Indeed, complex systems are fragile. The more complex, the more points of unanticipated failure there are. Consider our dependence on computer software, artificial intelligence and robots. Microchips are in almost everything. Software that goes down and power outages can now plunge us not just into the dark but the Dark Ages. They can disrupt our ability to get and cook our food, heat and cool our homes, shop, drive, bank, and more.
We are also advancing in a seemingly unstoppable warming of the planet, a result of our complex and fossil-fuel dependent energy sector and systems. The dangers to the atmosphere, the biosphere, and especially the people who live in coastal regions are daily more evident. At the same time, the political systems we have seem no match for the problem, unable within or across nations to reach and implement agreements to dramatically reduce pumping carbon dioxide into the air. Creating the problems of complexity seems much easier than collaborating on the solutions.
Why are we continually surprised by theses crises of complexity? Why do we struggle so to address them? Poor leadership contributes. We lack those with sufficient foresight and political skills to collaborate effectively across divergent and strident differences to find solutions. Poor management also contributes. We often can't seem to do things right, even when we figure out the right thing to do. We need to do a much better job of educating for leadership and management and of finding the right methods of getting capable people into positions of responsibility and the right incentives and approaches to help them succeed.
Yet putting more skilled people in charge will not by itself change the outcome, despite what we'll hear in the next three years as we head down the electoral highway. "Been there, done that" - as they say - and the problems remain. They go beyond the capabilities of individuals or the promises of parties.
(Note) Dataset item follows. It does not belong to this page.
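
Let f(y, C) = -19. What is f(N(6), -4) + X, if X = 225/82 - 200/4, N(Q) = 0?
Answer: -5433/82 ≈ -66.256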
Perhaps we should also consider that, individually and collectively, we are held back not just by defects in competence but by deficits in character. Perhaps by demanding what we want the way we want it, we are forcing a level of complexity in our systems that will in the end frustrate our basic needs. Obamacare, for example, could have been assembled much more simply. Many of those 10,000 pages were needed to respond to the varying, insistent demands of constituencies who withheld support until they got what they wanted. Perhaps, as well, hubris has brought us to assume we are smarter and more in control than we can be. Perhaps we are Icarus, nearing the sun only to find that our wings are melting.
This is not an attack on bold thinking and action, both of which we need. We have plenty of people - politicians and others - who are certain they know how to solve our problems. They are anxious to offer solutions, and they deserve a hearing. But we - and they - should be wary. When confidence turns to conceit, track records turn to tragedy.
In the end, the solution is not complexity or simplicity but a balancing of both. The solution is not competence or character but the right mixture of both. Without that balance, Carl Sagan's speculation about intelligent life on other planets will seem eerily close to one that might someday be made about our own.